Estemirova was described by Human Rights Watch as "Chechnya's most prominent rights defender." She was especially instrumental in revealing the "mopping-up operation" in Novy Aldy on February 5, 2000, gathering video footage in the days after the massacre and destruction and compiling them with video recordings made by villagers in the film "Aldy."

On July 15, 2009, Estemirova was kidnapped near her home in Grozny and murdered later that day in the neighboring republic of Ingushetia.
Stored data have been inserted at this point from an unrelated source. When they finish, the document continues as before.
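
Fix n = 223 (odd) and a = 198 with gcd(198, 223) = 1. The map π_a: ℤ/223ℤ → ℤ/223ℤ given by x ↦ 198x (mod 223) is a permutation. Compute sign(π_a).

-1

Trace 140: π^k(140) = [140, 68, 84, 130, 95, 78, 57] for k=0..6.
Cycle lengths of π_198 on ℤ/223ℤ: [222, 1]; 2 cycles in total.
n − c = 223 − 2 = 221; sign = (−1)^221 = -1.
Check: (198/223) = -1 by Zolotarev.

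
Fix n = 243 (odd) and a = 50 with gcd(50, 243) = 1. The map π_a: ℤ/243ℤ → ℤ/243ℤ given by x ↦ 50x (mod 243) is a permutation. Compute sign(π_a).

Orbit of 79 under x↦50x: [79, 62, 184, 209, 1, 50, 70]… (length divides ord_243(50)).
Decompose π into cycles: lengths [162, 54, 18, 6, 2, 1] (6 cycles, including the fixed point 0).
With 6 cycles on 243 points, sign = (−1)^{243−6} = -1.

-1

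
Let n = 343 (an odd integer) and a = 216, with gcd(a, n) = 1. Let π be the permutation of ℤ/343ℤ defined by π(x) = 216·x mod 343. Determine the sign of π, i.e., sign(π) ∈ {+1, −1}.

Start at x=1: 1 → 216 → 8 → 13 → 64 → 104 → 169 → … (one orbit).
10 cycles of lengths [98, 98, 98, 14, 14, 14, 2, 2, 2, 1].
10 cycles on 343: each ℓ→(−1)^(ℓ−1), product (−1)^333 = -1.
(216|343)_J = -1 (Zolotarev's lemma cross-check).

-1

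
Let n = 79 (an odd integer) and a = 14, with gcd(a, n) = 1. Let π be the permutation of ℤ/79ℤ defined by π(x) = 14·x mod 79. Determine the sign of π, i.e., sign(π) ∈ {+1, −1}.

Trace 27: π^k(27) = [27, 62, 78, 65, 41, 21, 57] for k=0..6.
π_14 has 4 disjoint cycles with lengths [26, 26, 26, 1] on {0,…,78}.
sign(π) = (−1)^{n − #cycles} = (−1)^{79−4} = (−1)^75 = -1.

-1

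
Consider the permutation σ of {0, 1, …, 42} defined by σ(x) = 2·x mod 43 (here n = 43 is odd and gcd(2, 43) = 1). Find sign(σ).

Orbit of 35 under x↦2x: [35, 27, 11, 22, 1, 2, 4]… (length divides ord_43(2)).
Cycle type of π: 14×3 + 1; total 4 cycles.
n − c = 43 − 4 = 39; sign = (−1)^39 = -1.
(2|43)_J = -1 (Zolotarev's lemma cross-check).

-1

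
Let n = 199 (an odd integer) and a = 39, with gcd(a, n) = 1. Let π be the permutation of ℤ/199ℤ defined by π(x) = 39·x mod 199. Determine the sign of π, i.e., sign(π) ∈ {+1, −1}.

-1

Orbit of 158 under x↦39x: [158, 192, 125, 99, 80, 135, 91]… (length divides ord_199(39)).
Decompose π into cycles: lengths [198, 1] (2 cycles, including the fixed point 0).
With 2 cycles on 199 points, sign = (−1)^{199−2} = -1.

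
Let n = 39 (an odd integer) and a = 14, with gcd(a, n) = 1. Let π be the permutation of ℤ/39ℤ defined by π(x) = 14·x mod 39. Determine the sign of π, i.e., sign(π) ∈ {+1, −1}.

-1

Start at x=14: 14 → 1 → 14 (one orbit).
Cycle type of π: 2×13 + 1×13; total 26 cycles.
With 26 cycles on 39 points, sign = (−1)^{39−26} = -1.
The Jacobi symbol (14|39) = -1 (Zolotarev) agrees.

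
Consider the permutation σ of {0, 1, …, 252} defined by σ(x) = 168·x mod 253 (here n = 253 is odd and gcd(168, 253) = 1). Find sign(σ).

-1

Orbit of 234 under x↦168x: [234, 97, 104, 15, 243, 91, 108]… (length divides ord_253(168)).
π_168 has 6 disjoint cycles with lengths [110, 110, 22, 5, 5, 1] on {0,…,252}.
With 6 cycles on 253 points, sign = (−1)^{253−6} = -1.
The Jacobi symbol (168|253) = -1 (Zolotarev) agrees.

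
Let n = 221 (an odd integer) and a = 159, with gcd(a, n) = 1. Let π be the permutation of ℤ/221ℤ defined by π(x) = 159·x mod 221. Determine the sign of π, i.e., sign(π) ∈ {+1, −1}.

Trace 191: π^k(191) = [191, 92, 42, 48, 118, 198, 100] for k=0..6.
10 cycles of lengths [48, 48, 48, 48, 16, 3, 3, 3, 3, 1].
n − c = 221 − 10 = 211; sign = (−1)^211 = -1.
(159|221)_J = -1 (Zolotarev's lemma cross-check).

-1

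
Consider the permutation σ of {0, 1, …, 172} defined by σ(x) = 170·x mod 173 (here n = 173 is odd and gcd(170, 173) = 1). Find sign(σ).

-1

Orbit of 97 under x↦170x: [97, 55, 8, 149, 72, 130, 129]… (length divides ord_173(170)).
Cycle type of π: 172 + 1; total 2 cycles.
2 cycles on 173: each ℓ→(−1)^(ℓ−1), product (−1)^171 = -1.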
The Guardian reports that her friends believe her death was "a vile, cowardly, meticulous, state-sponsored execution," meant to scare residents and activists from seeking aid or working in Chechnya.

Frontline Defenders writes that on September 13, 2021, the European Court of Human Rights ruled that although Russia had failed to properly investigate Estemirova's murder, it didn't find the Russian authorities to be directly responsible for kidnapping or the murder. As of October 2021, no one has ever been charged or prosecuted for Estemirova's murder.

Murder in broad daylight

Despite being a member of the Communist Party from 2011 to 2016, Denis Nikolayevich Voronenkov and his party were considered unofficial Kremlin allies for years. But after fleeing to Ukraine with his wife, Maria Maksakova, in October 2016, Voronenkov became a vocal critic of Putin. According to The Guardian, Voronenkov also claimed that he only supported the annexation of Crimea "because of political pressure."

Euromaidan Press writes that Voronenkov was going to testify against Ukraine's former president Victor Yanukovych and was one of the "main witnesses of the Russian aggression against Ukraine." And on the day of his murder, Voronenkov had plans to meet with Ilya Ponomarev, another former Duma member who fled Russia because he voted against the annexation of Crimea.

On March 23, 2017, Voronenkov was shot and killed in Kyiv in broad daylight. The attacker, identified as Pavlo Parshov, was also shot by Voronenkov's bodyguard and later died in the hospital. Although Ukraine's Prosecutor General Yuriy Lutsenko claimed that Voronenkov's murder was a contract killing, it's never been proven who was behind Voronenkov's murder.

Just over a month before his death, Voronenkov voiced concerns that he feared for his life because he was "poking a sore spot of the Kremlin."

Who's left?

Nikolay Alekseevich Glushkov was close with Boris Berezovsky and would end up being found dead five years after his friend's untimely demise. A businessman who was at one point deputy director of Aeroflot airline, Glushkov fled Russia after he was accused of fraud and sought asylum in the United Kingdom. The BBC reports that Glushov was granted political asylum in 2010, and in 2017, a Russian court found him guilty in absentia of stealing over $118 million from Aeroflot.

This wasn't the first time that Glushkov was put on trial. According to "Assassins: The KGB's Poison Factory Ten Years On," on March 2004, after being imprisoned for three years, Glushkov was tried in Russia for fraud and attempted escape. Although he was acquitted of fraud, he was found guilty of attempted escape. However, he was released on time served.

After Berezovsky's death in 2013, Glushkov was adamant that foul play was involved, and according to NPR, he noted that the list of Russians who opposed Putin was shrinking. "I don't see anyone left on it apart from me," he said.

Five years later, on March 12, 2018, Glushkov was found strangled in his home. Reuters reports that in April 2021, coroners ruled that Glushkov was murdered, but as of October 2021, have been unable to find who was responsible. Glushkov assassination also occurred just one week after the poisoning of Sergei Skripal and his daughter, Yulia.